A relação entre a sinodalidade eclesial e a visão de Francisco sobre o primado papal como uma intuição sobre a ausência ou presença de discernimento espiritual nas decisões sinodais precisa de uma eclesiologia que ainda não foi elaborada.
O mesmo é verdade para a dicotomia entre o Sínodo e um parlamento, como o papa delineou no artigo de Spadaro:
“Devemos entender que o Sínodo é mais do que um Parlamento; e, neste caso específico, não podia fugir dessa dinâmica. Sobre esse assunto, ele foi um Parlamento rico, produtivo e até necessário; mas não mais do que isso. Para mim, isso foi decisivo no discernimento final, quando pensei em como fazer a Exortação [“Querida Amazônia”].”
Uma teologia da sinodalidade precisaria de uma teologia da graça mais rahneriana. A graça certamente pode estar presente em discussões de estilo “parlamentar”. Ela não atua apenas ao fazer um discernimento inaciano totalmente desenvolvido.
A verdadeira reforma requer uma mudança profunda na espiritualidade e na mentalidade. Mas aqui a insistência de Francisco na natureza não estrutural da reforma real é útil apenas na medida em que não reduz a sinodalidade simplesmente a um estilo de fazer as coisas na Igreja.
A magistral explicação de John O’Malley sobre a importância do Vaticano II [“O que aconteceu no Vaticano II” (São Paulo: Loyola, 2014)] está ligada à questão do estilo, mas também à linguagem teológica e institucional.
A esse respeito, é importante que Francisco considere que o Sínodo de 2019 ainda está aberto. Por outro lado, a sinodalidade precisa de uma teologia do ministério, e, sobre essa questão específica, o papa já fez algumas escolhas na “Querida Amazônia”.
E não se trata apenas dos viri probati e das mulheres na Igreja – embora, como Michael Sean Winters observou recentemente, a questão das mulheres não pareça estar no radar de Francisco quando ele fala de sinodalidade.
As mudanças que este papa trouxe sobre a participação das mulheres nos momentos de tomada de decisão na vida da Igreja têm sido apenas sobre um novo estilo até agora. Elas não foram realmente relevantes ou consistentes.
O problema é que sinodalidade eclesial não pode ser apenas mais um nome para a colegialidade episcopal sob o controle do primado papal. A Igreja deve encontrar uma forma de preservar o primado papal e a apostolicidade, dando tempo e espaço para a sinodalidade.
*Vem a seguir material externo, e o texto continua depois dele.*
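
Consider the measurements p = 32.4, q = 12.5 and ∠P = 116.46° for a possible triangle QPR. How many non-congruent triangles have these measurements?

1

q·sin P = 12.5·sin(116.46°) ≈ 11.19.
Since ∠P is not acute, a triangle exists only if p > q; here p > q, so there is exactly one triangle.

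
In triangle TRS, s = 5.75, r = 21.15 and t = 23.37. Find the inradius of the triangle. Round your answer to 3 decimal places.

Semiperimeter p = (23.37 + 21.15 + 5.75)/2 = 25.135.
Heron's formula: area = √(25.135·1.765·3.985·19.385) ≈ 58.541.
Inradius = area/p = 58.541/25.135 ≈ 2.3291.

2.329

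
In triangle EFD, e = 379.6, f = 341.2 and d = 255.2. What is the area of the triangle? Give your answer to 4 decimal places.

area ≈ 42518.6109

Semiperimeter s = (379.6 + 341.2 + 255.2)/2 = 488.
Heron's formula: area = √(488·108.4·146.8·232.8) ≈ 42519.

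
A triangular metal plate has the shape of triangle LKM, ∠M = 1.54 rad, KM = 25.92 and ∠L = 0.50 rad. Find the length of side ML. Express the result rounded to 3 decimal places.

48.222

The third angle is ∠K = π − ∠M − ∠L = 1.102 rad.
Law of sines: ML = KM·sin K/sin L ≈ 48.222.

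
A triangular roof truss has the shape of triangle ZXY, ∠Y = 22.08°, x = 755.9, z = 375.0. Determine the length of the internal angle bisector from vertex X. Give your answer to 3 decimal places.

By the law of cosines, y² = z² + x² − 2·z·x·cos Y = 1.8666e+05, so y ≈ 432.05.
Law of cosines again: cos X = (y² + z² − x²)/(2·y·z) ≈ -0.75331, so ∠X ≈ 138.88°.
The bisector from X has length 2·y·z·cos(∠X/2)/(y+z) ≈ 141.01.

t_X ≈ 141.012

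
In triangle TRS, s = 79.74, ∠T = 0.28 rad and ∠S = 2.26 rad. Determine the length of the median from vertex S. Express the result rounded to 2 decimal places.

The third angle is ∠R = π − ∠S − ∠T = 0.602 rad.
Law of sines: t = s·sin T/sin S ≈ 28.554.
Law of sines: r = s·sin R/sin S ≈ 58.476.
Median from S: ½√(2·t² + 2·r² − s²) ≈ 22.974.

22.97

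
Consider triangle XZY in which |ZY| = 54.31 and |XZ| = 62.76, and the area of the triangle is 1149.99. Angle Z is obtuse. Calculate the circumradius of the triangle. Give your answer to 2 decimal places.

From area = ½·|XZ|·|ZY|·sin Z, we get sin Z = 2·area/(|XZ|·|ZY|) ≈ 0.67478.
Taking the obtuse solution, ∠Z ≈ 2.401 rad.
Law of cosines then gives |YX| ≈ 109.18.
Circumradius = |YX|/(2 sin Z) ≈ 80.898.

80.90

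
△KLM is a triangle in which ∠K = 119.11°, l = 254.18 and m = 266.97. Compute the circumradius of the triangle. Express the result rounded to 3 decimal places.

257.151

By the law of cosines, k² = l² + m² − 2·l·m·cos K = 2.0191e+05, so k ≈ 449.34.
Area = ½·l·m·sin K ≈ 29644.
Circumradius = k/(2 sin K) ≈ 257.15.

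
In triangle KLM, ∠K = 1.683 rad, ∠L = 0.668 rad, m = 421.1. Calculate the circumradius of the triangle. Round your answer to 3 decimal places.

R ≈ 296.228

The third angle is ∠M = π − ∠K − ∠L = 0.791 rad.
Law of sines: k = m·sin K/sin M ≈ 588.73.
Law of sines: l = m·sin L/sin M ≈ 366.98.
Circumradius = m/(2 sin M) ≈ 296.23.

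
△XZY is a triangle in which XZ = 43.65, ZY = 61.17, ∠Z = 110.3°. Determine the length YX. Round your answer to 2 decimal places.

By the law of cosines, YX² = XZ² + ZY² − 2·XZ·ZY·cos Z = 7499.8, so YX ≈ 86.601.

86.60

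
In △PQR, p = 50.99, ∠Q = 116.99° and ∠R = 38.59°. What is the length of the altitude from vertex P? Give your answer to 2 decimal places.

68.55

The third angle is ∠P = 180° − ∠Q − ∠R = 24.42°.
Law of sines: q = p·sin Q/sin P ≈ 109.9.
Law of sines: r = p·sin R/sin P ≈ 76.93.
Area = ½·p·q·sin R ≈ 1747.7.
The altitude from P has length 2·area/p ≈ 68.551.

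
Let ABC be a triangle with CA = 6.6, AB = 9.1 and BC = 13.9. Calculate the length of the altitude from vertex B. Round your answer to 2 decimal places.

7.56

Semiperimeter s = (13.9 + 6.6 + 9.1)/2 = 14.8.
Heron's formula: area = √(14.8·0.9·8.2·5.7) ≈ 24.951.
The altitude from B has length 2·area/CA ≈ 7.5611.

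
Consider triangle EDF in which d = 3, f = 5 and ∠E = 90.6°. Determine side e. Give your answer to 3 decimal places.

5.858

By the law of cosines, e² = d² + f² − 2·d·f·cos E = 34.314, so e ≈ 5.8578.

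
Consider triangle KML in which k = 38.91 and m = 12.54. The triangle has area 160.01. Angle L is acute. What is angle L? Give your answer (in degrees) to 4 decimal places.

∠L ≈ 40.9857°

From area = ½·k·m·sin L, we get sin L = 2·area/(k·m) ≈ 0.65587.
Taking the acute solution, ∠L ≈ 40.99°.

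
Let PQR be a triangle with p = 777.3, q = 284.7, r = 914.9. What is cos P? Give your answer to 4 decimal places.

cos P ≈ 0.6026

By the law of cosines, cos P = (q² + r² − p²) / (2·q·r) ≈ 0.60256, so ∠P ≈ 0.924 rad.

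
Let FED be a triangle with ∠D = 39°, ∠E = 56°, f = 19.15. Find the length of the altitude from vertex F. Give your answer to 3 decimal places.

10.029

The third angle is ∠F = 180° − ∠E − ∠D = 85.00°.
Law of sines: e = f·sin E/sin F ≈ 15.937.
Law of sines: d = f·sin D/sin F ≈ 12.098.
Area = ½·f·e·sin D ≈ 96.031.
The altitude from F has length 2·area/f ≈ 10.029.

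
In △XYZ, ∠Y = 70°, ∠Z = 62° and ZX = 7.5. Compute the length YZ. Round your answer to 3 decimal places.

The third angle is ∠X = 180° − ∠Y − ∠Z = 48.00°.
Law of sines: YZ = ZX·sin X/sin Y ≈ 5.9313.

5.931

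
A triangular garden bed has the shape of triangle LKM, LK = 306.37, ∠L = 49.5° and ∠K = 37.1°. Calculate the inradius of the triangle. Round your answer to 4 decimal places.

The third angle is ∠M = 180° − ∠L − ∠K = 93.40°.
Law of sines: KM = LK·sin L/sin M ≈ 233.38.
Law of sines: ML = LK·sin K/sin M ≈ 185.13.
Area = ½·LK·KM·sin K ≈ 21565.
Semiperimeter s = (233.38+185.13+306.37)/2 = 362.44.
Inradius = area/s = 21565/362.44 ≈ 59.498.

59.4985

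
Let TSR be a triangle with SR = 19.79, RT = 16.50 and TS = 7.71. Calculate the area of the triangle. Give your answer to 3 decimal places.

area ≈ 61.817

Semiperimeter s = (19.79 + 16.5 + 7.71)/2 = 22.
Heron's formula: area = √(22·2.21·5.5·14.29) ≈ 61.817.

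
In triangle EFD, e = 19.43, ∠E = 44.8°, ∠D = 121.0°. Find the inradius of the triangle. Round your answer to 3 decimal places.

The third angle is ∠F = 180° − ∠D − ∠E = 14.20°.
Law of sines: f = e·sin F/sin E ≈ 6.7643.
Law of sines: d = e·sin D/sin E ≈ 23.636.
Area = ½·e·f·sin D ≈ 56.328.
Semiperimeter s = (19.43+6.7643+23.636)/2 = 24.915.
Inradius = area/s = 56.328/24.915 ≈ 2.2608.

r ≈ 2.261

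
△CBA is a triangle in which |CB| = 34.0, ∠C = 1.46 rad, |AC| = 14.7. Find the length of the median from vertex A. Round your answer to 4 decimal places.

m_A ≈ 21.2091

By the law of cosines, |BA|² = |AC|² + |CB|² − 2·|AC|·|CB|·cos C = 1261.6, so |BA| ≈ 35.519.
Median from A: ½√(2·|BA|² + 2·|AC|² − |CB|²) ≈ 21.209.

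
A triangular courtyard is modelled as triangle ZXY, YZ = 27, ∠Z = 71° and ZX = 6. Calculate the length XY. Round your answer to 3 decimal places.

25.681

By the law of cosines, XY² = YZ² + ZX² − 2·YZ·ZX·cos Z = 659.52, so XY ≈ 25.681.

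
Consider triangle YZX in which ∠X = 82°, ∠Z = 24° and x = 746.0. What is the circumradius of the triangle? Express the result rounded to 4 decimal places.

The third angle is ∠Y = 180° − ∠Z − ∠X = 74.00°.
Law of sines: y = x·sin Y/sin X ≈ 724.15.
Law of sines: z = x·sin Z/sin X ≈ 306.41.
Circumradius = x/(2 sin X) ≈ 376.67.

R ≈ 376.6657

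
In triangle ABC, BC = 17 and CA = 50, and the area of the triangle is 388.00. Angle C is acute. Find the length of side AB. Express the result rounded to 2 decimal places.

45.77

From area = ½·BC·CA·sin C, we get sin C = 2·area/(BC·CA) ≈ 0.91294.
Taking the acute solution, ∠C ≈ 65.92°.
Law of cosines then gives AB ≈ 45.774.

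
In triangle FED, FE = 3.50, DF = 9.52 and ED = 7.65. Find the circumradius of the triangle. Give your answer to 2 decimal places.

5.13

By the law of cosines, cos F = (DF² + FE² − ED²) / (2·DF·FE) ≈ 0.66563, so ∠F ≈ 48.27°.
Circumradius = ED/(2 sin F) ≈ 5.1254.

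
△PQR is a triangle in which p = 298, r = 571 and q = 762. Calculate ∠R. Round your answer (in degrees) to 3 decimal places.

By the law of cosines, cos R = (p² + q² − r²) / (2·p·q) ≈ 0.75615, so ∠R ≈ 40.87°.

∠R ≈ 40.874°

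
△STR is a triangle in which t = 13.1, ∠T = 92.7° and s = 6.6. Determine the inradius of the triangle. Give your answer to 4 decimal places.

Law of sines: sin S = s·sin T/t ≈ 0.50326.
Since t ≥ s, only the acute value applies: ∠S ≈ 30.22°.
Then ∠R = 180° − ∠T − ∠S ≈ 57.08°.
Law of sines gives r = t·sin R/sin T ≈ 11.009.
Area = ½·t·s·sin R ≈ 36.29.
Semiperimeter p = (6.6+13.1+11.009)/2 = 15.355.
Inradius = area/p = 36.29/15.355 ≈ 2.3635.

2.3635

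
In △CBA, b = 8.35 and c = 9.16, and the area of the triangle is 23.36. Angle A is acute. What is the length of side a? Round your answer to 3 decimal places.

From area = ½·c·b·sin A, we get sin A = 2·area/(c·b) ≈ 0.61083.
Taking the acute solution, ∠A ≈ 0.6571 rad.
Law of cosines then gives a ≈ 5.7018.

5.702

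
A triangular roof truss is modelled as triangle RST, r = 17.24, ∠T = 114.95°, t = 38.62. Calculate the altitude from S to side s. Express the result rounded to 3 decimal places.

Law of sines: sin R = r·sin T/t ≈ 0.40474.
Since t ≥ r, only the acute value applies: ∠R ≈ 23.87°.
Then ∠S = 180° − ∠T − ∠R ≈ 41.18°.
Law of sines gives s = t·sin S/sin T ≈ 28.043.
Area = ½·t·r·sin S ≈ 219.17.
The altitude from S has length 2·area/s ≈ 15.631.

h_S ≈ 15.631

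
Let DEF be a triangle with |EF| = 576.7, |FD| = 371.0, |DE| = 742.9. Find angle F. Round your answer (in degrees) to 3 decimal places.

By the law of cosines, cos F = (|EF|² + |FD|² − |DE|²) / (2·|EF|·|FD|) ≈ -0.19087, so ∠F ≈ 101.00°.

101.004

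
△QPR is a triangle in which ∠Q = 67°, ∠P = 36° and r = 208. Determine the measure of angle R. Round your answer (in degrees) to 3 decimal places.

∠R ≈ 77.000°

The third angle is ∠R = 180° − ∠Q − ∠P = 77.00°.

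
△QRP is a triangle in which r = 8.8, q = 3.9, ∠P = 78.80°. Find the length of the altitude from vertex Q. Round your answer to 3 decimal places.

8.632

By the law of cosines, p² = q² + r² − 2·q·r·cos P = 79.318, so p ≈ 8.9061.
Area = ½·q·r·sin P ≈ 16.833.
The altitude from Q has length 2·area/q ≈ 8.6324.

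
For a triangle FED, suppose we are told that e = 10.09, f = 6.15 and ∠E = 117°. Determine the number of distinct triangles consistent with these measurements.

f·sin E = 6.15·sin(117°) ≈ 5.48.
Since ∠E is not acute, a triangle exists only if e > f; here e > f, so there is exactly one triangle.

1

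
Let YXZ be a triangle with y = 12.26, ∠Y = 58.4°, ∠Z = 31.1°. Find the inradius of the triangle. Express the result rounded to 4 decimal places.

The third angle is ∠X = 180° − ∠Z − ∠Y = 90.50°.
Law of sines: x = y·sin X/sin Y ≈ 14.394.
Law of sines: z = y·sin Z/sin Y ≈ 7.4351.
Area = ½·y·x·sin Z ≈ 45.576.
Semiperimeter s = (12.26+14.394+7.4351)/2 = 17.044.
Inradius = area/s = 45.576/17.044 ≈ 2.6739.

2.6739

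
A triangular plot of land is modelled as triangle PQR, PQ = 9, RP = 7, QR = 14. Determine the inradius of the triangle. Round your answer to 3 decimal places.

r ≈ 1.789

Semiperimeter s = (14 + 7 + 9)/2 = 15.
Heron's formula: area = √(15·1·8·6) ≈ 26.833.
Inradius = area/s = 26.833/15 ≈ 1.7889.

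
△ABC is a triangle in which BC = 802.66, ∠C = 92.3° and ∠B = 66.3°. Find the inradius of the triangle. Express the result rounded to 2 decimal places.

The third angle is ∠A = 180° − ∠B − ∠C = 21.40°.
Law of sines: CA = BC·sin B/sin A ≈ 2014.3.
Law of sines: AB = BC·sin C/sin A ≈ 2198.
Area = ½·BC·CA·sin C ≈ 8.0774e+05.
Semiperimeter s = (802.66+2014.3+2198)/2 = 2507.5.
Inradius = area/s = 8.0774e+05/2507.5 ≈ 322.13.

r ≈ 322.13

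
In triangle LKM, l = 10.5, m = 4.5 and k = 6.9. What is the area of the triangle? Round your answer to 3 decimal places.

area ≈ 11.345

Semiperimeter s = (10.5 + 6.9 + 4.5)/2 = 10.95.
Heron's formula: area = √(10.95·0.45·4.05·6.45) ≈ 11.345.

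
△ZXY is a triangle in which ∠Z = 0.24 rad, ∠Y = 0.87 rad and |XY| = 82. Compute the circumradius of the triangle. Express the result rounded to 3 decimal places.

The third angle is ∠X = π − ∠Y − ∠Z = 2.032 rad.
Law of sines: |YZ| = |XY|·sin X/sin Z ≈ 308.99.
Law of sines: |ZX| = |XY|·sin Y/sin Z ≈ 263.67.
Circumradius = |XY|/(2 sin Z) ≈ 172.48.

R ≈ 172.484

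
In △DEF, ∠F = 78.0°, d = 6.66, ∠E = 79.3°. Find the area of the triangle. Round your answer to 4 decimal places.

55.2362

The third angle is ∠D = 180° − ∠E − ∠F = 22.70°.
Law of sines: e = d·sin E/sin D ≈ 16.958.
Law of sines: f = d·sin F/sin D ≈ 16.881.
Area = ½·d·e·sin F ≈ 55.236.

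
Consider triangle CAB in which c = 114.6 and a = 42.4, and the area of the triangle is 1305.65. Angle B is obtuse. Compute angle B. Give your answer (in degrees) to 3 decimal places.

From area = ½·c·a·sin B, we get sin B = 2·area/(c·a) ≈ 0.53741.
Taking the obtuse solution, ∠B ≈ 147.49°.

∠B ≈ 147.492°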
Aqui, os limites do estado atual da teologia da sinodalidade no catolicismo são evidentes também no modo como a Igreja está enfrentando outras emergências.
Por exemplo, grande parte da resposta institucional à crise dos abusos sexuais tem sido dar mais responsabilidade à cúpula, e não realmente encontrar novos caminhos sinodais no nível das Igrejas locais.
O ponto mais delicado da visão de Francisco sobre a reforma da Igreja tem a ver com a sustentabilidade do plano em comparação com a situação eclesial atual. Não se trata apenas do colapso do modelo clerical, dada a falta de vocações. Em alguns países, isso também se encontra no nexo entre o escândalo dos abusos sexuais e a reforma da Igreja.
As recentes declarações de Francisco sobre o papel do discernimento no processo sinodal pelo primado papal provavelmente serão adotadas como ponto de discussão por bispos que se opõem ou são céticos em relação aos processos eclesiais iniciados em nível local e nacional.
Não é por acaso que esses processos foram iniciados em lugares que foram devastados pela crise de abusos – como a Alemanha, que atualmente realiza o “Caminho Sinodal”, e a Austrália, que planeja um Concílio Plenário de 2021-2022.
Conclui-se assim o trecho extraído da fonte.